During the first nine months of 2020, Global Broking revenue was 5% lower than the prior year on a constant currency basis (6% lower as reported). This reflected weaker trading volumes in the third quarter compared with the strong prior year comparative and followed the strong H1 performance dominated by the macroeconomic backdrop that was characterised by the emergence of the COVID-19 pandemic.
The company continued to invest in the electronification of its Global Broking business, and the aggregation of liquidity across its brands. In particular, it has made strong progress with its hub strategy.
FXO Hub, the division’s FX options platform launched earlier this year, has gained rapid traction, boosting its estimated market share in this segment by approximately 5 percentage points (an increase of c.30%). TP ICAP has also progressed on its Rates Hub strategy, by extending the ICAP brand’s market-leading interest rates options (“IRO”) platform to the Tullett Prebon brand.

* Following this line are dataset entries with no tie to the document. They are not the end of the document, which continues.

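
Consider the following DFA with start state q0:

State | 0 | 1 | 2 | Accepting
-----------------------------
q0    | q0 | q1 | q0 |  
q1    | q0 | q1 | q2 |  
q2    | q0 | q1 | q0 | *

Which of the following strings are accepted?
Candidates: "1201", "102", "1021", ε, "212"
"1201": q0 → q1 → q2 → q0 → q1; q1 is not accepting → rejected
"102": q0 → q1 → q0 → q0; q0 is not accepting → rejected
"1021": q0 → q1 → q0 → q0 → q1; q1 is not accepting → rejected
ε: q0; q0 is not accepting → rejected
"212": q0 → q0 → q1 → q2; q2 is accepting → accepted

Final answer: "212"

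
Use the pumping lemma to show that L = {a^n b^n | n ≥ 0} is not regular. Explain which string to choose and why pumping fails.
Language: L = {a^n b^n | n ≥ 0} (equal numbers of a's followed by b's)
Step 1: Assume for contradiction that L is regular, with pumping length p.
Step 2: Choose s = a^p b^p. Then s ∈ L (it has p a's followed by p b's) and |s| ≥ p.
Step 3: Consider any decomposition s = xyz with |xy| ≤ p and |y| > 0. Since |xy| ≤ p and the first p symbols of s are all a's, y = a^k for some k with 1 ≤ k ≤ p.
Step 4: Pumping up (i = 2): xy²z = a^(p+k) b^p, which has more a's than b's, so xy²z ∉ L.
This contradicts the pumping lemma, so L is not regular.

Final answer: Choose s = a^p b^p. Since |xy| ≤ p, y = a^k with k ≥ 1. Then xy²z = a^(p+k) b^p ∉ L.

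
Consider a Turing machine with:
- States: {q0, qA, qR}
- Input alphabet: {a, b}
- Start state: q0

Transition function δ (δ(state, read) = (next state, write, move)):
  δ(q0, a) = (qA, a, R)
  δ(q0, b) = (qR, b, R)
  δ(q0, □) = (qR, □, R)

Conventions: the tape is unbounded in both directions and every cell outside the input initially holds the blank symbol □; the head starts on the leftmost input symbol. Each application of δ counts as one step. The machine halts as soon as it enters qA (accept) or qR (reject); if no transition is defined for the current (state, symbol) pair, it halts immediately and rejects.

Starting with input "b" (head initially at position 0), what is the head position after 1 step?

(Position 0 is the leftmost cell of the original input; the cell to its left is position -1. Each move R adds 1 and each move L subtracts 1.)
Step 0: [q0]b (head at position 0)
Step 1: δ(q0, b) = (qR, b, R)  ⊢  b[qR]□ (head at position 1)
Head position after 1 step: 1

Final answer: Position 1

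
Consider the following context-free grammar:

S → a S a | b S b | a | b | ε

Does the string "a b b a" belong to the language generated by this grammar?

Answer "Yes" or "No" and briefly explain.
A derivation exists: S ⇒ a S a ⇒ a b S b a ⇒ a b b a (using S → a S a, S → b S b, then S → ε).

Final answer: Yes - a valid derivation exists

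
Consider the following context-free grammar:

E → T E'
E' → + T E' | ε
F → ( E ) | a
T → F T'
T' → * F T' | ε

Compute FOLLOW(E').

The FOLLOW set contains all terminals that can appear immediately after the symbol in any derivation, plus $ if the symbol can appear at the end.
Useful FIRST sets: FIRST(E') = {+, ε}, FIRST(T') = {*, ε} (both E' and T' are nullable).
FOLLOW(E): E is the start symbol → $; E appears in F → ( E ) followed by ')' → FOLLOW(E) = {), $}.
FOLLOW(E'): E' appears at the right end of E → T E' and of E' → + T E', so FOLLOW(E') ⊇ FOLLOW(E) (the second occurrence adds nothing new). FOLLOW(E') = {), $}.

Final answer: {$, )}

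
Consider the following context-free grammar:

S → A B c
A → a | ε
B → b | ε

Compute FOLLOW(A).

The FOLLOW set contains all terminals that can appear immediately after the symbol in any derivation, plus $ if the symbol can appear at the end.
A occurs in S → A B c followed by B c. Add FIRST(B) minus ε = {b}; B is nullable (B → ε), so what follows B can also follow A: the terminal c. FOLLOW(A) = {b, c}.

Final answer: {b, c}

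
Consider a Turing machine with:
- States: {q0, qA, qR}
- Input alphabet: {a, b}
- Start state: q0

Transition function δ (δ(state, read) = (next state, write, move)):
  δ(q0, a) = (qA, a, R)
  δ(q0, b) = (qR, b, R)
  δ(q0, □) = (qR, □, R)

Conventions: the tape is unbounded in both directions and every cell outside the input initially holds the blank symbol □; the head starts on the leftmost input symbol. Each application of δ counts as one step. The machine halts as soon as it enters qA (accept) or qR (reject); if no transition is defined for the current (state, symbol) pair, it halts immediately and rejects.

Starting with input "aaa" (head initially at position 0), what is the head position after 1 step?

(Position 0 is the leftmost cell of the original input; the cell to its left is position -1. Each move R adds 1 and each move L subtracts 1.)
Step 0: [q0]aaa (head at position 0)
Step 1: δ(q0, a) = (qA, a, R)  ⊢  a[qA]aa (head at position 1)
Head position after 1 step: 1

Final answer: Position 1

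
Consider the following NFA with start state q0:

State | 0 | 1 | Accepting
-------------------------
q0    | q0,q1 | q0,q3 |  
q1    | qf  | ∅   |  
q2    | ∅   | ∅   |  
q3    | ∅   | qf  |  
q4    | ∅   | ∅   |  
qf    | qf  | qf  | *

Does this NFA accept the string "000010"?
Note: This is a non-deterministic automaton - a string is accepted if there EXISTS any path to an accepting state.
Track the set of states the NFA could be in: start {q0}
Read '0': {q0} → {q0, q1}
Read '0': {q0, q1} → {q0, q1, qf}
Read '0': {q0, q1, qf} → {q0, q1, qf}
Read '0': {q0, q1, qf} → {q0, q1, qf}
Read '1': {q0, q1, qf} → {q0, q3, qf}
Read '0': {q0, q3, qf} → {q0, q1, qf}
Final set {q0, q1, qf} contains accepting state(s) {qf} → accepted.

Final answer: Yes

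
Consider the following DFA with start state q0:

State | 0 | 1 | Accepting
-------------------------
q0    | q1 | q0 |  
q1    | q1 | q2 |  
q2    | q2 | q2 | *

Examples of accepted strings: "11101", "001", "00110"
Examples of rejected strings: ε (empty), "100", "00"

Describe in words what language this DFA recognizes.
binary strings containing '01' as a substring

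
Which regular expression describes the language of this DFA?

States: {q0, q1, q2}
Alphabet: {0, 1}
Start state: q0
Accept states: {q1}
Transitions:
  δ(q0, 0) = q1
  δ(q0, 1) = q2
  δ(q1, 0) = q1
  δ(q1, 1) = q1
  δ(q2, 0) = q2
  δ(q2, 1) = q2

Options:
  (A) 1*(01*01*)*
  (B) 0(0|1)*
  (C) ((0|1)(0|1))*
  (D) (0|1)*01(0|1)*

Testing sample strings against the DFA:
  '10111' -> rejected
  '11' -> rejected
  '010' -> accepted
  '01' -> accepted
Checking each option for a counterexample:
  (A) 1*(01*01*)*: ε is rejected by the DFA but matches the regex → eliminated
  (B) 0(0|1)*: agrees with the DFA on all strings of length ≤ 4
  (C) ((0|1)(0|1))*: ε is rejected by the DFA but matches the regex → eliminated
  (D) (0|1)*01(0|1)*: '0' is accepted by the DFA but does not match the regex → eliminated
Only (B) 0(0|1)* is consistent with the DFA.

Final answer: (B) 0(0|1)*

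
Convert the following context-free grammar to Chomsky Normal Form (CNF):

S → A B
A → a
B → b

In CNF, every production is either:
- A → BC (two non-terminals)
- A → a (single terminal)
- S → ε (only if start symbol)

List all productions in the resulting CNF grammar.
The grammar has no ε-productions or unit productions to eliminate.
S → A B is already in CNF (two non-terminals) – keep it.
A → a is already in CNF (single terminal) – keep it.
B → b is already in CNF (single terminal) – keep it.
Resulting CNF grammar (3 productions): A → a; B → b; S → A B

Final answer: A → a; B → b; S → A B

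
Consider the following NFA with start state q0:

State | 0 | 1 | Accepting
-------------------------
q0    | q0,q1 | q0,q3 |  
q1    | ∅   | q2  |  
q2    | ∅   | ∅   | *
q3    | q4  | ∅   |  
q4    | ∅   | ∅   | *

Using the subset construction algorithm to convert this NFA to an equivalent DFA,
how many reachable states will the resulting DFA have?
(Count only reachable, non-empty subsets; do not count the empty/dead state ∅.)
Start subset: {q0}
{q0}: on 0 → {q0, q1}, on 1 → {q0, q3}
{q0, q1}: on 0 → {q0, q1}, on 1 → {q0, q2, q3}
{q0, q3}: on 0 → {q0, q1, q4}, on 1 → {q0, q3}
{q0, q2, q3}: on 0 → {q0, q1, q4}, on 1 → {q0, q3}
{q0, q1, q4}: on 0 → {q0, q1}, on 1 → {q0, q2, q3}
Reachable non-empty subsets: {q0}, {q0, q1}, {q0, q3}, {q0, q2, q3}, {q0, q1, q4} — 5 in total.

Final answer: 5 states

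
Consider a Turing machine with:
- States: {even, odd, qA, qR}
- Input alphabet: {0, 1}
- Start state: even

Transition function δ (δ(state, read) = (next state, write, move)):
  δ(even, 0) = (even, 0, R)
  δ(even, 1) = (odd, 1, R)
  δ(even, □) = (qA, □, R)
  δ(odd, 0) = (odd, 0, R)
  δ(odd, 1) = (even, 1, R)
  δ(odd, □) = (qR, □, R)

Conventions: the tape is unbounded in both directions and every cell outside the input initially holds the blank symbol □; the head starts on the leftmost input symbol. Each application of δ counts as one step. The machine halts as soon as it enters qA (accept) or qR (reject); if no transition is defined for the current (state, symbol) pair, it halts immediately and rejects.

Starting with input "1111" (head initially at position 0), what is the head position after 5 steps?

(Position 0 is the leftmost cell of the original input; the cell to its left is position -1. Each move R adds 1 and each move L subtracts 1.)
Step 0: [even]1111 (head at position 0)
Step 1: δ(even, 1) = (odd, 1, R)  ⊢  1[odd]111 (head at position 1)
Step 2: δ(odd, 1) = (even, 1, R)  ⊢  11[even]11 (head at position 2)
Step 3: δ(even, 1) = (odd, 1, R)  ⊢  111[odd]1 (head at position 3)
Step 4: δ(odd, 1) = (even, 1, R)  ⊢  1111[even]□ (head at position 4)
Step 5: δ(even, □) = (qA, □, R)  ⊢  1111□[qA]□ (head at position 5)
Head position after 5 steps: 5

Final answer: Position 5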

Other electronic solutions within the division have also performed well in 2020, notably TP ICAP’s eRepo platform (electronic repurchase agreements for EUR and GBP), CrossTrade (intra-fund crossing tool for asset managers) and its suite of Risk Management Services (“RMS”), designed to support post-trade portfolio optimisation.
TP ICAP has also commented on its proposed acquisition of Liquidnet noting that the deal remains a unique opportunity for TP ICAP. The acquisition accelerates delivery of the three pillars of TP ICAP’s strategy – electronification, liquidity aggregation and diversification, and is expected to transform TP ICAP’s earnings profile and growth trajectory.
The enlarged group’s earnings mix will progressively reflect the contribution from higher growth and higher margin businesses, including electronic D2C Credit and Rates trading and Data & Analytics.
In terms of outlook, TP ICAP says:
“Together with market volatility that we anticipate resulting from the US elections and Brexit we expect our full year revenue guidance to be in line with 2019 on a constant currency basis”.